The case is about agency shop agreements.  In an agency shop, employees can chose to be full members of the union or decline union membership.  But non-members still have to pay part of the cost of supporting the union.  In some labor unions, non-members make up a big percentage of the employees covered by a contract.  In most public safety unions, non-members are already a very small share.  However, all unions should redouble efforts to provide high value to members and communicate with members about the benefits of union membership.

In Janus v. AFSCME, Mark Janus argued that his $45 monthly fee to the American Federation of State, County, and Municipal Employees (“AFSCME”) was unconstitutional and infringed on his first amendment rights. Specifically, he argued that as a public employee his contract negotiations are with the government, hence those fees were a form of political advocacy.

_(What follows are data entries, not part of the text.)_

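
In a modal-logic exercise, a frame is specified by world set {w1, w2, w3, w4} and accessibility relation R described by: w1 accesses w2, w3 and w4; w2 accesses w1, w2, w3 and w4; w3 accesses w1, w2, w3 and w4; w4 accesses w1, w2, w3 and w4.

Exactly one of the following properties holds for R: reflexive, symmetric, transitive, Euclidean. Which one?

symmetric

Reflexive: no — w1 is not related to itself.
Symmetric: yes — every pair in R has its reverse in R.
Transitive: no — w1 R w2 and w2 R w1, but not w1 R w1.
Euclidean: no — w2 R w1 and w2 R w1, but not w1 R w1.
Only symmetric holds.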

Based on long-standing precedent in Abood v. Detroit Board of Education, all covered employees must pay a fee to account for the benefits of collective bargaining that unions offer. Those fees cover collective bargaining costs, such as contract negotiations, but not political advocacy.

However, Janus claimed such a fee requirement violated his right to free speech, because those fees went to change government policy on salary, benefits, and pensions. Accordingly, his fees were a direct form of speech.

On the other side, the union strongly advocated that Janus’s agency fees simply prevented “free-riding” from employees who benefit from the union's negotiations. AFSCME argued that, because it was obligated by law to represent the interests of both union and non-union members, the fees were a way for employees to pay their fair share for contact negotiations for which they clearly benefited from.

In a 5-4 decision, the Supreme Court agreed with Mark Janus’s position. Justice Alito wrote:  "Compelling individuals to mouth support for views they find objectionable violates that cardinal constitutional command, and in most contexts, any such effort would be universally condemned," Avoiding free riders, Alito wrote: "is not a compelling interest."

Today’s ruling is a clear indication public sector unions must double their efforts to obtain full membership from their fair share bargaining unit members.  Unions should clearly communicate about the many benefits of union membership, including the right to vote on a contract, lawyers for legal defense and the ability to vote in union elections.  Other member-only benefits will vary from union to union.

Non-members are not entitled to many of the benefits unions provide to their members.  For example, non-members do not have a right to vote on a contract (though they must be given some avenue to express their views), they do not have a right to have an attorney represent them in a discipline case or critical incident, they do not get to attend union meetings, and they do not have a right to other benefits a union may provide like access to the union hall, free or reduced cost classes for educational incentive credit or CPR, or special life and disability insurance.

Unions should also be aware of new state laws designed to protect their rights.  The Legislature passed Senate Bill 866 on June 18, 2018 and it is currently awaiting Governor Brown’s signature.  The bill requires payroll deductions for union dues and makes the union, not management, responsible for determining member consent to union membership.  This prevents anti-union employers from using Janus as an excuse to drop members from the rolls, but it also requires unions to be actively engaged.  Senate Bill 285 prohibits employers from discouraging employees to join the union or trying to get members to drop their membership.  Again, it require vigilance from union to enforce the law.  Assembly Bill 119 gives unions the right to access new employee orientations and get contact information for new hires.  To get the benefit of this law, unions must request to bargain over new member access.  Since many unions, particularly in public safety, already have established policies and practices for new member orientations, this law sets the floor, not the ceiling for access.   A number of other bills mitigate the immediate impacts of Janus and unions should develop a plan to maximize use of these tools and member outreach to retain and grow membership.